Skip to content

Slack

rlwatch posts alerts to Slack via incoming webhooks. The webhook URL is the only required setting.

Setup

  1. Create an incoming webhook in your Slack workspace: Apps → Incoming Webhooks → Add to Slack.
  2. Copy the webhook URL (looks like https://hooks.slack.com/services/T.../B.../...).
  3. Configure rlwatch one of two ways:

Environment variable (recommended for CI/CD):

export RLWATCH_SLACK_WEBHOOK_URL="https://hooks.slack.com/services/..."

rlwatch.yaml:

alerts:
  slack:
    webhook_url: "https://hooks.slack.com/services/..."

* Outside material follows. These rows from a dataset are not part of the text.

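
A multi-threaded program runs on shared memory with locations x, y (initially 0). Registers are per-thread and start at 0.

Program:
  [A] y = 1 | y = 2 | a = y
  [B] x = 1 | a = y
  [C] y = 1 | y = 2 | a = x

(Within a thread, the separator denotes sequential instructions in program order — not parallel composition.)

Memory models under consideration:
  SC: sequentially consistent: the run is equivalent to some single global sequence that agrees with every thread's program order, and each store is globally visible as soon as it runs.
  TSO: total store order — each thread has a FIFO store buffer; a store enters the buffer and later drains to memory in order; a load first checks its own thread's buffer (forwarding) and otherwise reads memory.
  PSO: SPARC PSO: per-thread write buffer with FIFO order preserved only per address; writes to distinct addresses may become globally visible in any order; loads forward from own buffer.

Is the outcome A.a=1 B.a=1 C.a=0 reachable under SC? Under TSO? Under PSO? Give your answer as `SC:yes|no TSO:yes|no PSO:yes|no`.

outcome vector order: (A.a,B.a,C.a)
SC: 9 outcomes — {(1,0,1); (1,1,1); (1,2,0); (1,2,1); (2,0,1); (2,1,0); (2,1,1); (2,2,0); (2,2,1)}
TSO: 12 outcomes — {(1,0,0); (1,0,1); (1,1,0); (1,1,1); (1,2,0); (1,2,1); (2,0,0); (2,0,1); (2,1,0); (2,1,1); (2,2,0); (2,2,1)}
PSO: 12 outcomes — {(1,0,0); (1,0,1); (1,1,0); (1,1,1); (1,2,0); (1,2,1); (2,0,0); (2,0,1); (2,1,0); (2,1,1); (2,2,0); (2,2,1)}
target (1,1,0) ∈ {TSO,PSO}

SC:no TSO:yes PSO:yes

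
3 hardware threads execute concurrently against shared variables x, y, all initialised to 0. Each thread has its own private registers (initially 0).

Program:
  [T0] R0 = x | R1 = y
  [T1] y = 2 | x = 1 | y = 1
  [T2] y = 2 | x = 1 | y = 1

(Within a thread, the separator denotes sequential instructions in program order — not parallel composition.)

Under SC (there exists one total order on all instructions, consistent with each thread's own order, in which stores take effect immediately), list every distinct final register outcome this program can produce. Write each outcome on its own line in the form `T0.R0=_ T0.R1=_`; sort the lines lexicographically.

outcome vector order: (T0.R0,T0.R1)
|SC outcomes| = 5

T0.R0=0 T0.R1=0
T0.R0=0 T0.R1=1
T0.R0=0 T0.R1=2
T0.R0=1 T0.R1=1
T0.R0=1 T0.R1=2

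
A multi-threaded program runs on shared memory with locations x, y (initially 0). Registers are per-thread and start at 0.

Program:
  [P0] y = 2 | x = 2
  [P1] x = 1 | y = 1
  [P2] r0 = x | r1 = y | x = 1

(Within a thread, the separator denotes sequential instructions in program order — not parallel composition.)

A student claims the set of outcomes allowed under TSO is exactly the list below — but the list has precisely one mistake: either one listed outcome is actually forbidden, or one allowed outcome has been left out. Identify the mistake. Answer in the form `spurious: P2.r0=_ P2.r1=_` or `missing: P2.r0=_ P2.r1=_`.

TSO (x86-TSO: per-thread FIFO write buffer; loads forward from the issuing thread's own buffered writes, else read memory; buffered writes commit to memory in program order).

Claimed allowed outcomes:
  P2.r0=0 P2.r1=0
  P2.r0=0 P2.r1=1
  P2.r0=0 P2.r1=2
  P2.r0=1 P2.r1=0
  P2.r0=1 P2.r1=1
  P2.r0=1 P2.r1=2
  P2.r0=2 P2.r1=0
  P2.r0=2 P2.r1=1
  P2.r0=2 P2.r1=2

spurious: P2.r0=2 P2.r1=0

outcome vector order: (P2.r0,P2.r1)
TSO (8): <0 0> <0 1> <0 2> <1 0> <1 1> <1 2> <2 1> <2 2>
claimed∖TSO = {<2 0>}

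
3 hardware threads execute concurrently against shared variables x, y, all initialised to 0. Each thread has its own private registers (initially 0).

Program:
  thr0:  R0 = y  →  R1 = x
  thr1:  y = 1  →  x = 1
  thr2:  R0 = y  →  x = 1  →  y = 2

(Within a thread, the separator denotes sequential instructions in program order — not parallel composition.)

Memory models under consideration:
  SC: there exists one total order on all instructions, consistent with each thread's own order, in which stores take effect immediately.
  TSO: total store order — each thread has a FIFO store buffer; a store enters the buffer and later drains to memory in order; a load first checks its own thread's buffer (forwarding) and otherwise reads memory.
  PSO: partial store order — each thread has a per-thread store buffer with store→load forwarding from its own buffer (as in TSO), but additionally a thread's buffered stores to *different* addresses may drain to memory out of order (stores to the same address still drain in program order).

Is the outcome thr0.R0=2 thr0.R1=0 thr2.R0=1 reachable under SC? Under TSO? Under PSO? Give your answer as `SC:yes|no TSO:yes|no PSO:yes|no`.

outcome vector order: (thr0.R0,thr0.R1,thr2.R0)
SC: 10 outcomes — {0/0/0; 0/0/1; 0/1/0; 0/1/1; 1/0/0; 1/0/1; 1/1/0; 1/1/1; 2/1/0; 2/1/1}
TSO: 10 outcomes — {0/0/0; 0/0/1; 0/1/0; 0/1/1; 1/0/0; 1/0/1; 1/1/0; 1/1/1; 2/1/0; 2/1/1}
PSO: 12 outcomes — {0/0/0; 0/0/1; 0/1/0; 0/1/1; 1/0/0; 1/0/1; 1/1/0; 1/1/1; 2/0/0; 2/0/1; 2/1/0; 2/1/1}
target 2/0/1 ∈ {PSO}

SC:no TSO:no PSO:yes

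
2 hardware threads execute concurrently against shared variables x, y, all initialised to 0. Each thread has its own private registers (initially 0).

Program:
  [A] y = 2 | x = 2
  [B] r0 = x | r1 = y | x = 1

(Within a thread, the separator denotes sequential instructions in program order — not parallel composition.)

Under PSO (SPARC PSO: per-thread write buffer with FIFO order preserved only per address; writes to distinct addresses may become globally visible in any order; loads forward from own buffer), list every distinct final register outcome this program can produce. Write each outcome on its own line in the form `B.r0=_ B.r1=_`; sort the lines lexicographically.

outcome vector order: (B.r0,B.r1)
|PSO outcomes| = 4

B.r0=0 B.r1=0
B.r0=0 B.r1=2
B.r0=2 B.r1=0
B.r0=2 B.r1=2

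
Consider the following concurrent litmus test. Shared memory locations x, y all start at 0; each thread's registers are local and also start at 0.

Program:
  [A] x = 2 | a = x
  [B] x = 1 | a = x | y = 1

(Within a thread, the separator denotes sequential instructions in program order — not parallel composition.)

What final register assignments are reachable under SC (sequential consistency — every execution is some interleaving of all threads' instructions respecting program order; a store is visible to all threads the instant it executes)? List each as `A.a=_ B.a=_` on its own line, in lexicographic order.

A.a=1 B.a=1
A.a=2 B.a=1
A.a=2 B.a=2

outcome vector order: (A.a,B.a)
|SC outcomes| = 3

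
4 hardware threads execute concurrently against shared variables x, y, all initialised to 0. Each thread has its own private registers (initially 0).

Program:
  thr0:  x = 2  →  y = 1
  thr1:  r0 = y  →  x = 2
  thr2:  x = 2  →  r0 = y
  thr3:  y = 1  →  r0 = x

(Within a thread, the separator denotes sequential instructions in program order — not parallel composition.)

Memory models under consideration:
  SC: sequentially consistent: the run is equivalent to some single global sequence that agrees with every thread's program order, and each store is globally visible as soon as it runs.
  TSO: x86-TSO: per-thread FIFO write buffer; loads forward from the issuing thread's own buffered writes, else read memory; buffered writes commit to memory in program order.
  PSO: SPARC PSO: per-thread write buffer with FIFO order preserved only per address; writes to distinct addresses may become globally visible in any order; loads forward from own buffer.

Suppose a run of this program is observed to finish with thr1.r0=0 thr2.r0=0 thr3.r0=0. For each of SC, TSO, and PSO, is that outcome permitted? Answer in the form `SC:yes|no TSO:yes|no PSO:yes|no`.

outcome vector order: (thr1.r0,thr2.r0,thr3.r0)
under SC → 002; 010; 012; 102; 110; 112
under TSO → 000; 002; 010; 012; 100; 102; 110; 112
under PSO → 000; 002; 010; 012; 100; 102; 110; 112
target 000 ∈ {TSO,PSO}

SC:no TSO:yes PSO:yes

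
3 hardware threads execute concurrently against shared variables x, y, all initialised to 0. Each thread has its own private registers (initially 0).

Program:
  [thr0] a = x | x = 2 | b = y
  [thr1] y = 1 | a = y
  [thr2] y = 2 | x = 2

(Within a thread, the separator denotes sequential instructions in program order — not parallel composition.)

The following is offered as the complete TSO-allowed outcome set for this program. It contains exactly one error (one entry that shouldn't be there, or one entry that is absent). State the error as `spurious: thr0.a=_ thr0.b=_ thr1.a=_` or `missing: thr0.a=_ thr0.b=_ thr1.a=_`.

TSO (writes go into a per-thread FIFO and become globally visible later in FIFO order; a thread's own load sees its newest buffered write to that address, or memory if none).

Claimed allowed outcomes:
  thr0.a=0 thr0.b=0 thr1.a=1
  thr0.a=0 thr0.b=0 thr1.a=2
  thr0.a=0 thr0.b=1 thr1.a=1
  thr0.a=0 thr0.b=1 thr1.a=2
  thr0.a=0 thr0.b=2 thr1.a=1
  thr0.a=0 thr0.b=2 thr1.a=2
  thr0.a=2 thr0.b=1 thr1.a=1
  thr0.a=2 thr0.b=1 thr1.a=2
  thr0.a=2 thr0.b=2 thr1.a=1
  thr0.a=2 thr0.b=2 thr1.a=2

outcome vector order: (thr0.a,thr0.b,thr1.a)
under TSO → 001, 002, 011, 012, 021, 022, 211, 221, 222
claimed∖TSO = {212}

spurious: thr0.a=2 thr0.b=1 thr1.a=2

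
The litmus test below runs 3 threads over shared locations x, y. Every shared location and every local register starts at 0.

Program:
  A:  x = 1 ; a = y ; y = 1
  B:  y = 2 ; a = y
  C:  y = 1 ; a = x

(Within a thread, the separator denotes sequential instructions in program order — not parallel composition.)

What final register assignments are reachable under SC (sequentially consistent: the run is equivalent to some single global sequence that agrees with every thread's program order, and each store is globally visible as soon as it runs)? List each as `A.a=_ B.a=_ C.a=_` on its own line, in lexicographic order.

A.a=0 B.a=1 C.a=1
A.a=0 B.a=2 C.a=1
A.a=1 B.a=1 C.a=0
A.a=1 B.a=1 C.a=1
A.a=1 B.a=2 C.a=0
A.a=1 B.a=2 C.a=1
A.a=2 B.a=1 C.a=0
A.a=2 B.a=1 C.a=1
A.a=2 B.a=2 C.a=0
A.a=2 B.a=2 C.a=1

outcome vector order: (A.a,B.a,C.a)
|SC outcomes| = 10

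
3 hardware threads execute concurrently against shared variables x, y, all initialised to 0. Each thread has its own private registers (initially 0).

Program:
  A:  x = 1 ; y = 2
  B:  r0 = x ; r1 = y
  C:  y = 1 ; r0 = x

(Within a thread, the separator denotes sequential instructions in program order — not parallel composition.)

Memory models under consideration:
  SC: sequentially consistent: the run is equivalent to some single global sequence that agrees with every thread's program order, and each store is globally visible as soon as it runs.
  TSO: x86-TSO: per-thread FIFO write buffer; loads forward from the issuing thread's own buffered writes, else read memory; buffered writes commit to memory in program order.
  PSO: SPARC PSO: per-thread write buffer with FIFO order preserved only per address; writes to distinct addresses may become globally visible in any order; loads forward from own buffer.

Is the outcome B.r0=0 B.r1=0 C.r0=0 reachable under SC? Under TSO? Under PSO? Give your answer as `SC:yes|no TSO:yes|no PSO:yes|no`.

SC:yes TSO:yes PSO:yes

outcome vector order: (B.r0,B.r1,C.r0)
under SC → 000 001 010 011 020 021 101 110 111 120 121
under TSO → 000 001 010 011 020 021 100 101 110 111 120 121
under PSO → 000 001 010 011 020 021 100 101 110 111 120 121
target 000 ∈ {SC,TSO,PSO}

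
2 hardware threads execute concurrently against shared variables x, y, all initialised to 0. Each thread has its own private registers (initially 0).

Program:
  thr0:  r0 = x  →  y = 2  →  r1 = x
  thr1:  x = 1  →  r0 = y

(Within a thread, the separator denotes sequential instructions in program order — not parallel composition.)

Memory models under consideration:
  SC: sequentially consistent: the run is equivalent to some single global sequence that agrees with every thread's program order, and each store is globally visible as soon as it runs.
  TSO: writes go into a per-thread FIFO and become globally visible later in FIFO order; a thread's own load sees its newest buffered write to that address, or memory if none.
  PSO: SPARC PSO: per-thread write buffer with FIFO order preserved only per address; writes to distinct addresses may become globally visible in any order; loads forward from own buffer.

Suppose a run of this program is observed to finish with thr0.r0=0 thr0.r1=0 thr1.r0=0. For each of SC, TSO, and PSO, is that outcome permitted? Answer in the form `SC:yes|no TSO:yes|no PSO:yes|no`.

SC:no TSO:yes PSO:yes

outcome vector order: (thr0.r0,thr0.r1,thr1.r0)
SC (5): 0/0/2; 0/1/0; 0/1/2; 1/1/0; 1/1/2
TSO (6): 0/0/0; 0/0/2; 0/1/0; 0/1/2; 1/1/0; 1/1/2
PSO (6): 0/0/0; 0/0/2; 0/1/0; 0/1/2; 1/1/0; 1/1/2
target 0/0/0 ∈ {TSO,PSO}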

You don't need to set enabled: true explicitly — rlwatch flips the flag automatically when the webhook URL is set.

Payload format

Each alert becomes a Slack message with block kit blocks:

  • Header with severity emoji (🚨 for critical, ⚠️ for warning) and detector name
  • Section with run id and step
  • Section with the alert message
  • Section with the recommended action
  • Section with up to 10 metric values from the alert

Mentioning users

alerts:
  slack:
    webhook_url: "..."
    channel: "#ml-alerts"
    mention_users: ["U12345", "U67890"]

mention_users takes Slack member IDs (the ones that look like U...), not display names. You can find a member ID by clicking a user's profile and copying it from "More → Copy member ID".

Failure handling

If the webhook returns a non-200, the failure is logged at error level. If the connection fails, the failure is logged. Either way, training is not interrupted — Slack delivery runs in a daemon thread and exceptions are caught.